Now imagine you’re Iran and you’re constantly hearing from a foreign country that you’re terrible and you’re this threat to them. Remember that this nation saying these things about you has hundreds of military bases surrounding your country. Would you not feel threatened? They are the ones who brought a dictator to power, they have every means to simply destroy you—as you could witness from your neighbor states in Iraq and Afghanistan—and now they are saying you’re a threat. Iran is not our greatest threat. We are their greatest threat.

What always comes up is that Iran is trying to get a nuclear weapon to then use on Israel or perhaps the United States. If North Korea is any example of how an authoritarian regime acts with a nuclear weapon, Iran would be screaming and screaming until people paid them not to do anything stupid, which isn’t how they’ve behaved thus far. Now from a moral perspective, could you blame them for wanting one? Nuclear powers don’t go to war with each other. It would essentially make them off-limits from invasion. Obviously we still have some economic interests with them and the trading floor becomes fairer when both parties carry a gun.


Something deeply troubling is the existence of privately-owned prisons. Running a prison should not be a for-profit operation. It’s interesting that they can make money from the situation with the slave labor it employs, but think of the implications of this. They make money from keeping people in jail. It’s within their best interest to get as many people jailed as possible for whatever the reason, which is a burden on society.

Another thing that needs to be re-examined is the death penalty. Put simply, it’s time for the death penalty to die. We’re past the age that such a barbaric practice is acceptable. Allow me to ask you this. If you kill a murderer, does that not make you a murderer? Is the person who injects the murderer with the lethal injection not guilty of murder themselves? Why shouldn’t they now be dealt the same punishment? The fact of the matter is if you commit murder, whether state approved or not, you are a murderer. We’ve been killing each other for hundreds of thousands of years and it’s high time we stop. There will always be outliers but they deserve imprisonment for the rest of their lives. To force them to live life within a cage reflecting upon their mistake for eternity is better than simply killing them. There remains the fact that because someone is found guilty in court of a crime does not mean new evidence won’t appear that reveals them as innocent. The killing of an innocent person is completely inexcusable and should never happen. We can never be too certain, so it is better to be safe and not kill them.

Another thing I strongly believe is that drug offenders should be rehabilitated as opposed to jailed. The only person they are hurting in this crime is themselves and if society deems this action inappropriate, it should be to seek help for them. How many drug offenders aren’t going to continue those drugs once they get out of jail? Many drug offenders are repeat offenders, so it’s clear that imprisonment isn’t helping or deterring them. They need the help of professionals, not metal bars.

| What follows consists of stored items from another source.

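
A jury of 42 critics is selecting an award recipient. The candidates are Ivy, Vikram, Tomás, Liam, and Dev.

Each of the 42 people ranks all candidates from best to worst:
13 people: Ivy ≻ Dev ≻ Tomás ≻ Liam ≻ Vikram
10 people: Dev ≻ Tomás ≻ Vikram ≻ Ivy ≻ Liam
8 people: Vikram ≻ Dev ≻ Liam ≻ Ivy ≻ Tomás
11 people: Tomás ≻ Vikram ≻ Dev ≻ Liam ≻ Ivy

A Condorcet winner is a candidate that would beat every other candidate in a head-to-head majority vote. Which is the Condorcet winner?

Dev vs Ivy: 29–13
Dev vs Vikram: 23–19
Dev vs Tomás: 31–11
Dev vs Liam: 42–0
Dev beats every other candidate.

Dev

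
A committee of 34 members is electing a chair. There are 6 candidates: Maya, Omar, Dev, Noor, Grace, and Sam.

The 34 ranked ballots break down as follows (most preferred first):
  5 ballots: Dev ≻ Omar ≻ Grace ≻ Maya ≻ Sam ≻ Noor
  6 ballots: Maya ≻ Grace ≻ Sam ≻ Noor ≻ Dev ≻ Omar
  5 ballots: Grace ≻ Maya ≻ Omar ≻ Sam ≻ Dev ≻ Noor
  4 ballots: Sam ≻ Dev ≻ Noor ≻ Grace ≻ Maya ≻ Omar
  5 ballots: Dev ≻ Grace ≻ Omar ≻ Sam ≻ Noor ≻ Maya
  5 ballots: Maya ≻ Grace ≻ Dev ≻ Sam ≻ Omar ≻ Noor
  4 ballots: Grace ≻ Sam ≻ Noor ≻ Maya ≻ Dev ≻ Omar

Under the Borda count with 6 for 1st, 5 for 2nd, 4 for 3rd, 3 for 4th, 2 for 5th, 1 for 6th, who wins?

Maya: 5×3 + 6×6 + 5×5 + 4×2 + 5×1 + 5×6 + 4×3 = 131
Omar: 5×5 + 6×1 + 5×4 + 4×1 + 5×4 + 5×2 + 4×1 = 89
Dev: 5×6 + 6×2 + 5×2 + 4×5 + 5×6 + 5×4 + 4×2 = 130
Noor: 5×1 + 6×3 + 5×1 + 4×4 + 5×2 + 5×1 + 4×4 = 75
Grace: 5×4 + 6×5 + 5×6 + 4×3 + 5×5 + 5×5 + 4×6 = 166
Sam: 5×2 + 6×4 + 5×3 + 4×6 + 5×3 + 5×3 + 4×5 = 123

Grace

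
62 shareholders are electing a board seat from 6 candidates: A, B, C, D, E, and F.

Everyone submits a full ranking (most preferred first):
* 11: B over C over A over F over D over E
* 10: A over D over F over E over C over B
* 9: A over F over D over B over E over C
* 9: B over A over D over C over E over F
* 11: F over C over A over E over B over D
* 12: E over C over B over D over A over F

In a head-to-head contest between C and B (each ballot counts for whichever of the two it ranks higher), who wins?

C is ranked above B on 33 ballots; B above C on 29.

C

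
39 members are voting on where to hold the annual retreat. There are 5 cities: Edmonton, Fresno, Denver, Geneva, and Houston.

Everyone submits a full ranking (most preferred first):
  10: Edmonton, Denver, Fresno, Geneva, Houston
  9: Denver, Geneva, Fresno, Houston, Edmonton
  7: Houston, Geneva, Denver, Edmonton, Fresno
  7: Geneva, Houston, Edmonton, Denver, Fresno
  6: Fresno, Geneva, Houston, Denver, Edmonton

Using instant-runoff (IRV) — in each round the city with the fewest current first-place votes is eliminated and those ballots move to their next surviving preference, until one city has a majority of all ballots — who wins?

Geneva

Round 1: Edmonton 10, Fresno 6, Denver 9, Geneva 7, Houston 7. Fresno eliminated.
Round 2: Edmonton 10, Denver 9, Geneva 13, Houston 7. Houston eliminated.
Round 3: Edmonton 10, Denver 9, Geneva 20. Geneva has a majority (≥20).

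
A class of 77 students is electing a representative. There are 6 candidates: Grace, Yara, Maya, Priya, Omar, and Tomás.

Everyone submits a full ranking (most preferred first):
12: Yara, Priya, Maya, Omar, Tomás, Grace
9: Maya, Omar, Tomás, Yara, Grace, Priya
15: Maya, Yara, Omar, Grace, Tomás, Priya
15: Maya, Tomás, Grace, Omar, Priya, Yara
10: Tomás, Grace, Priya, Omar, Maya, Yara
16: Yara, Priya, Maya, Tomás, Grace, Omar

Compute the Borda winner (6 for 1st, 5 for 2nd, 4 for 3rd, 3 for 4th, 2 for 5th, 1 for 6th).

Grace: 12×1 + 9×2 + 15×3 + 15×4 + 10×5 + 16×2 = 217
Yara: 12×6 + 9×3 + 15×5 + 15×1 + 10×1 + 16×6 = 295
Maya: 12×4 + 9×6 + 15×6 + 15×6 + 10×2 + 16×4 = 366
Priya: 12×5 + 9×1 + 15×1 + 15×2 + 10×4 + 16×5 = 234
Omar: 12×3 + 9×5 + 15×4 + 15×3 + 10×3 + 16×1 = 232
Tomás: 12×2 + 9×4 + 15×2 + 15×5 + 10×6 + 16×3 = 273

Maya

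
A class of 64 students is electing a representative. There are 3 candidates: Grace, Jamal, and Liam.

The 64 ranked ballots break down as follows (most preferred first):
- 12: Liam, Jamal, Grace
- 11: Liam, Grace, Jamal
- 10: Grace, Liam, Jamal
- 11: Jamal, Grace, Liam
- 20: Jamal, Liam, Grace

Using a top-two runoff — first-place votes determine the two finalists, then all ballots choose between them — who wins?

Liam

Round 1 first-place votes: Grace 10, Jamal 31, Liam 23. Jamal and Liam advance.
Runoff: Jamal is ranked above Liam on 31 ballots, Liam above Jamal on 33.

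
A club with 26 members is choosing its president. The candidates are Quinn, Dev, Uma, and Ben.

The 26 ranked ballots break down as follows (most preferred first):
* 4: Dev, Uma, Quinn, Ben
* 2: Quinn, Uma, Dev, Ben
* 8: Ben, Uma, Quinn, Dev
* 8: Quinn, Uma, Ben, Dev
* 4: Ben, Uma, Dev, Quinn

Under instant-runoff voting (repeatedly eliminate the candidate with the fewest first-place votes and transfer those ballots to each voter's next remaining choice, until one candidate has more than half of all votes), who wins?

Round 1: Quinn 10, Dev 4, Uma 0, Ben 12. Uma eliminated.
Round 2: Quinn 10, Dev 4, Ben 12. Dev eliminated.
Round 3: Quinn 14, Ben 12. Quinn has a majority (≥14).

Quinn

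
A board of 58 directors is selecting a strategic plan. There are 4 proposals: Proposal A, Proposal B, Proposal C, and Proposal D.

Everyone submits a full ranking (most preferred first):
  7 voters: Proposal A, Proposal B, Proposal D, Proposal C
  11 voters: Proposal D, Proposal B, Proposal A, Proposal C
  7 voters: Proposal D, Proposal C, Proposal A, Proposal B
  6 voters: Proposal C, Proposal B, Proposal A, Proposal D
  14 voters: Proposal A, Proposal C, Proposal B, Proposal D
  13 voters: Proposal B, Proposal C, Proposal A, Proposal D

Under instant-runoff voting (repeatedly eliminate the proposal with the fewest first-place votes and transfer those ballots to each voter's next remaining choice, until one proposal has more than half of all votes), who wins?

Round 1: Proposal A 21, Proposal B 13, Proposal C 6, Proposal D 18. Proposal C eliminated.
Round 2: Proposal A 21, Proposal B 19, Proposal D 18. Proposal D eliminated.
Round 3: Proposal A 28, Proposal B 30. Proposal B has a majority (≥30).

Proposal B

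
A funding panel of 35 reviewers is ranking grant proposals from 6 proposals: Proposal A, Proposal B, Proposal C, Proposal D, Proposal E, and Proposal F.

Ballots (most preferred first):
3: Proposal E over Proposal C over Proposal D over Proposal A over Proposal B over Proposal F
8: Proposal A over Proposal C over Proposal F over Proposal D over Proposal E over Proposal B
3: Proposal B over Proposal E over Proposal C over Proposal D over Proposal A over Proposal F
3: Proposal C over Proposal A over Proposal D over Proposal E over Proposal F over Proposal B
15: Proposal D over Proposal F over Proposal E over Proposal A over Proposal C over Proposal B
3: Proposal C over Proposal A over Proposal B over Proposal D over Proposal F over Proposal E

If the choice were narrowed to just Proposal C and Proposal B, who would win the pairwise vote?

Proposal C is ranked above Proposal B on 32 ballots; Proposal B above Proposal C on 3.

Proposal C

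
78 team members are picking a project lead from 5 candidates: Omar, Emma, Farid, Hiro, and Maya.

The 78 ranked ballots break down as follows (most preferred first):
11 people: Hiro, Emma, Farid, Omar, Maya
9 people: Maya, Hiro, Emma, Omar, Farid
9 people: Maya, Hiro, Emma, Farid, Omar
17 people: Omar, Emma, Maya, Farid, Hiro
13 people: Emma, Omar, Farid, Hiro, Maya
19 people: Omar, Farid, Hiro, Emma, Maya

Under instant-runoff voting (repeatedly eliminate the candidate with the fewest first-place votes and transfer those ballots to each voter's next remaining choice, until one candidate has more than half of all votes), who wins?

Round 1: Omar 36, Emma 13, Farid 0, Hiro 11, Maya 18. Farid eliminated.
Round 2: Omar 36, Emma 13, Hiro 11, Maya 18. Hiro eliminated.
Round 3: Omar 36, Emma 24, Maya 18. Maya eliminated.
Round 4: Omar 36, Emma 42. Emma has a majority (≥40).

Emma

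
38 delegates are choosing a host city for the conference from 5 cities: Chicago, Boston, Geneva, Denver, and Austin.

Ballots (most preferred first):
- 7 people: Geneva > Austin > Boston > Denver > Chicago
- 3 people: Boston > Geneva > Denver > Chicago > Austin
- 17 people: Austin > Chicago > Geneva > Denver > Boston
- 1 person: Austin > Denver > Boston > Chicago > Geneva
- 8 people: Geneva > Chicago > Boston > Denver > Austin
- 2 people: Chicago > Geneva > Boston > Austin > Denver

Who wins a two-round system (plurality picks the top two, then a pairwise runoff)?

Round 1 first-place votes: Chicago 2, Boston 3, Geneva 15, Denver 0, Austin 18. Austin and Geneva advance.
Runoff: Austin is ranked above Geneva on 18 ballots, Geneva above Austin on 20.

Geneva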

Something I constantly hear is, “if we can send someone can to the Moon, why can’t we do X?” Fill in X with whatever cause you’d like. They portray NASA as this icon of disastrous opulence and not for what it is, perhaps the greatest administration ever created.

If I had to list every invention, everything NASA has improved or inventions that came about from NASA research, I’m sure my editors wouldn’t let me just because of how long that list would be. But, here’s some anyway in no particular order: smoke detectors, scratch resistant lenses, better insulation, those grooves on the sides of highways, firefighting equipment, memory foam, enriched baby food, cell phone cameras, the Dustbuster, solar energy, water purification, invisible braces, satellite television, and Mylar to name just a very small few.

There are over 1,500 more inventions and improvements attributed to NASA alone so one can only imagine how many came about from their research. Yes, there are other philanthropic causes that we as a country should be investing in but why take away the one administration that benefits all of mankind?